[Mesa-dev] [PATCH] glsl: remove redundant function inout assignments
Timothy Arceri
timothy.arceri at collabora.com
Tue Nov 3 18:33:16 PST 2015
On Tue, 2015-11-03 at 20:42 -0500, Ilia Mirkin wrote:
> On Tue, Nov 3, 2015 at 8:23 PM, Timothy Arceri
> <timothy.arceri at collabora.com> wrote:
> > On Wed, 2015-11-04 at 12:12 +1100, Timothy Arceri wrote:
> > > On Tue, 2015-11-03 at 19:39 -0500, Ilia Mirkin wrote:
> > > > On Tue, Nov 3, 2015 at 7:31 PM, Timothy Arceri <t_arceri at yahoo.com.au>
> > > > wrote:
> > > > > On Tue, 2015-11-03 at 19:21 -0500, Ilia Mirkin wrote:
> > > > > > I'm still unclear what problem you're trying to solve here? What's
> > > > > > wrong with having b[1] = b[1]?
> > > > >
> > > > > There is nothing wrong with it, but nir seems to expect this type of
> > > > > assignment to be optimised out and hits an assert if its not. Its
> > > > > removed
> > > > > for
> > > > > non arrays in opt_copy_propagation.cpp see add_copy()
> > > >
> > > > Sounds like a bugfix for nir might be in order then? What if you have,
> > > > say, b[1] = b[1] + 0 and then NIR optimizes away the + 0? Or +
> > > > some_var which happens to become 0 as a result of optimizations?
> > >
> > > Assuming the GLSL IR doesn't get to it first your right, however this is
> > > tripping up nir_lower_vars_to_ssa() which is the first optimisation call
> > > for
> > > nir drivers, so we still need to add this to the GLSL IR optimisations
> > > unless
> > > there is an argument to move the lower pass until after the other
> > > optimisation
> > > passes but I assume it was added to the beginning for a reason.
> > >
> > > I moved the lower call to the end of the optimisation list to see what
> > > happens
> > > and it does indeed still fail. I can have a go at adding the
> > > optimisation to
> > > nir when I get some time
> >
> > I can also note this in the bug report and leave it open until it is
> > resolved.
> >
> > > but I don't think this should be a blocker to the
> > > GLSL IR fix.
>
> Perhaps you should wait for someone with a better understanding of
> what's going on than me to review.
>
> It just seems odd to have this super-special-cased thing in a GLSL IR
> opt just because of some generic-looking NIR deficiency. It sounds
> like the sort of thing that'd be very easy to fix there, instead of
> adding seemingly unnecessary extra work in the GLSL IR.

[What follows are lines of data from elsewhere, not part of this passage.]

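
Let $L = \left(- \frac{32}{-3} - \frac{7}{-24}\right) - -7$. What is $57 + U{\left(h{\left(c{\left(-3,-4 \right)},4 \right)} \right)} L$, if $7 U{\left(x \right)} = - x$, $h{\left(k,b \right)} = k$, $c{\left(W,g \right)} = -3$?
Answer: $\frac{3623}{56} \approx 64.696$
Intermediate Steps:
$U{\left(x \right)} = - \frac{x}{7}$ ($U{\left(x \right)} = \frac{\left(-1\right) x}{7} = - \frac{x}{7}$)
$L = \frac{431}{24}$ ($L = \left(\left(-32\right) \left(- \frac{1}{3}\right) - - \frac{7}{24}\right) + 7 = \left(\frac{32}{3} + \frac{7}{24}\right) + 7 = \frac{263}{24} + 7 = \frac{431}{24} \approx 17.958$)
$57 + U{\left(h{\left(c{\left(-3,-4 \right)},4 \right)} \right)} L = 57 + \left(- \frac{1}{7}\right) \left(-3\right) \frac{431}{24} = 57 + \frac{3}{7} \cdot \frac{431}{24} = 57 + \frac{431}{56} = \frac{3623}{56}$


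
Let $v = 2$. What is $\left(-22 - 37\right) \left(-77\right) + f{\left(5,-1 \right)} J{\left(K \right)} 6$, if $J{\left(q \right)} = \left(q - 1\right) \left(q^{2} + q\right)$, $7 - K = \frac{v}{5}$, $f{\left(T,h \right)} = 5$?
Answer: $\frac{324247}{25} \approx 12970.0$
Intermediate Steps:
$K = \frac{33}{5}$ ($K = 7 - \frac{2}{5} = \frac{33}{5} \approx 6.6$)
$J{\left(q \right)} = \left(-1 + q\right) \left(q + q^{2}\right)$
$\left(-22 - 37\right) \left(-77\right) + f{\left(5,-1 \right)} J{\left(K \right)} 6 = \left(-22 - 37\right) \left(-77\right) + 5 \left(\left(\frac{33}{5}\right)^{3} - \frac{33}{5}\right) 6 = \left(-22 - 37\right) \left(-77\right) + 5 \left(\frac{35937}{125} - \frac{33}{5}\right) 6 = \left(-59\right) \left(-77\right) + 5 \cdot \frac{35112}{125} \cdot 6 = 4543 + \frac{35112}{25} \cdot 6 = 4543 + \frac{210672}{25} = \frac{324247}{25}$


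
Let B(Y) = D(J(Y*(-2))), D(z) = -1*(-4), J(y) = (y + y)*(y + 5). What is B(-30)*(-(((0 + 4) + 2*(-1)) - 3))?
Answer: 4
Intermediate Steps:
J(y) = 2*y*(5 + y) (J(y) = (2*y)*(5 + y) = 2*y*(5 + y))
D(z) = 4
B(Y) = 4
B(-30)*(-(((0 + 4) + 2*(-1)) - 3)) = 4*(-(((0 + 4) + 2*(-1)) - 3)) = 4*(-((4 - 2) - 3)) = 4*(-(2 - 3)) = 4*(-1*(-1)) = 4*1 = 4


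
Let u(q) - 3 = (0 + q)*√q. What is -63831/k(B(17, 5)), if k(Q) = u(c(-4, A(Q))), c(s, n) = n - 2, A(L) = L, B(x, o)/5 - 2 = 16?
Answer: 191493/681463 - 11234256*√22/681463 ≈ -77.043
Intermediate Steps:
B(x, o) = 90 (B(x, o) = 10 + 5*16 = 10 + 80 = 90)
c(s, n) = -2 + n
u(q) = 3 + q^(3/2) (u(q) = 3 + (0 + q)*√q = 3 + q*√q = 3 + q^(3/2))
k(Q) = 3 + (-2 + Q)^(3/2)
-63831/k(B(17, 5)) = -63831/(3 + (-2 + 90)^(3/2)) = -63831/(3 + 88^(3/2)) = -63831/(3 + 176*√22)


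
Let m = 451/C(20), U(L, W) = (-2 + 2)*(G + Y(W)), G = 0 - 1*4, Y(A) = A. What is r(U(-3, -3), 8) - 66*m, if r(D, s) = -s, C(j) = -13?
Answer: 29662/13 ≈ 2281.7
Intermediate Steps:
G = -4 (G = 0 - 4 = -4)
U(L, W) = 0 (U(L, W) = (-2 + 2)*(-4 + W) = 0*(-4 + W) = 0)
m = -451/13 (m = 451/(-13) = 451*(-1/13) = -451/13 ≈ -34.692)
r(U(-3, -3), 8) - 66*m = -1*8 - 66*(-451/13) = -8 + 29766/13 = 29662/13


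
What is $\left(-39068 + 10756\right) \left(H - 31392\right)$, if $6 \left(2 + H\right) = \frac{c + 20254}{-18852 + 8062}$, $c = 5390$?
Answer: $\frac{4795281779304}{5395} \approx 8.8884 \cdot 10^{8}$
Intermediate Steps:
$H = - \frac{12927}{5395}$ ($H = -2 + \frac{\left(5390 + 20254\right) \frac{1}{-18852 + 8062}}{6} = -2 + \frac{25644 \frac{1}{-10790}}{6} = -2 + \frac{25644 \left(- \frac{1}{10790}\right)}{6} = -2 + \frac{1}{6} \left(- \frac{12822}{5395}\right) = -2 - \frac{2137}{5395} = - \frac{12927}{5395} \approx -2.3961$)
$\left(-39068 + 10756\right) \left(H - 31392\right) = \left(-39068 + 10756\right) \left(- \frac{12927}{5395} - 31392\right) = \left(-28312\right) \left(- \frac{169372767}{5395}\right) = \frac{4795281779304}{5395}$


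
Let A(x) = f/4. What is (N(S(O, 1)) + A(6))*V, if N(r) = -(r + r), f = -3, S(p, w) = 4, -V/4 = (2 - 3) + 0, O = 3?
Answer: -35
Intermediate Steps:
V = 4 (V = -4*((2 - 3) + 0) = -4*(-1 + 0) = -4*(-1) = 4)
N(r) = -2*r
A(x) = -¾ (A(x) = -3/4 = -3*¼ = -¾)
(N(S(O, 1)) + A(6))*V = (-2*4 - ¾)*4 = (-8 - ¾)*4 = -35/4*4 = -35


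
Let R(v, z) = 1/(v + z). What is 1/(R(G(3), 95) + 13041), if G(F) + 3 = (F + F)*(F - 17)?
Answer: 8/104329 ≈ 7.6680e-5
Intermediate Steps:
G(F) = -3 + 2*F*(-17 + F) (G(F) = -3 + (F + F)*(F - 17) = -3 + (2*F)*(-17 + F) = -3 + 2*F*(-17 + F))
1/(R(G(3), 95) + 13041) = 1/(1/((-3 - 34*3 + 2*3²) + 95) + 13041) = 1/(1/((-3 - 102 + 2*9) + 95) + 13041) = 1/(1/((-3 - 102 + 18) + 95) + 13041) = 1/(1/(-87 + 95) + 13041) = 1/(1/8 + 13041) = 1/(⅛ + 13041) = 1/(104329/8) = 8/104329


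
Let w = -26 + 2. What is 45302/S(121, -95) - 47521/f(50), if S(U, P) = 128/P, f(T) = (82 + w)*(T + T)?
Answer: -1560467793/46400 ≈ -33631.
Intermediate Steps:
w = -24
f(T) = 116*T (f(T) = (82 - 24)*(T + T) = 58*(2*T) = 116*T)
45302/S(121, -95) - 47521/f(50) = 45302/((128/(-95))) - 47521/(116*50) = 45302/((128*(-1/95))) - 47521/5800 = 45302/(-128/95) - 47521*1/5800 = 45302*(-95/128) - 47521/5800 = -2151845/64 - 47521/5800 = -1560467793/46400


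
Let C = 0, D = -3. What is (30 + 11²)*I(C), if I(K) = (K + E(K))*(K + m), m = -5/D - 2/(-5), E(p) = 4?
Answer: 18724/15 ≈ 1248.3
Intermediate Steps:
m = 31/15 (m = -5/(-3) - 2/(-5) = -5*(-⅓) - 2*(-⅕) = 5/3 + ⅖ = 31/15 ≈ 2.0667)
I(K) = (4 + K)*(31/15 + K) (I(K) = (K + 4)*(K + 31/15) = (4 + K)*(31/15 + K))
(30 + 11²)*I(C) = (30 + 11²)*(124/15 + 0² + (91/15)*0) = (30 + 121)*(124/15 + 0 + 0) = 151*(124/15) = 18724/15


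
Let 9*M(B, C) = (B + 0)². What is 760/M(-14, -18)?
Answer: 1710/49 ≈ 34.898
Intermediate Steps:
M(B, C) = B²/9 (M(B, C) = (B + 0)²/9 = B²/9)
760/M(-14, -18) = 760/(((⅑)*(-14)²)) = 760/(((⅑)*196)) = 760/(196/9) = 760*(9/196) = 1710/49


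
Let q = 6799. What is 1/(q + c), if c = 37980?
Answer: 1/44779 ≈ 2.2332e-5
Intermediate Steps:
1/(q + c) = 1/(6799 + 37980) = 1/44779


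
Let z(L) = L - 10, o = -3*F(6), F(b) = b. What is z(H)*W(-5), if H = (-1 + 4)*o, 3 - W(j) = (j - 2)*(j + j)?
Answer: 4288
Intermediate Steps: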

The scenario this came up under was something like
for () {
b[i] = b[i] * increamet_count; // asserts when increament_count == 1
}
Which is a little less super-special-case.
I'm all for not making our GLSL IR optimisation passes slower than they
already are but there is a lot worse things going on in those passes than
this, I fixed a couple recently but I'm sure there is a lot more low hanging
fruit in there if anyone really cared about speeding this stuff up.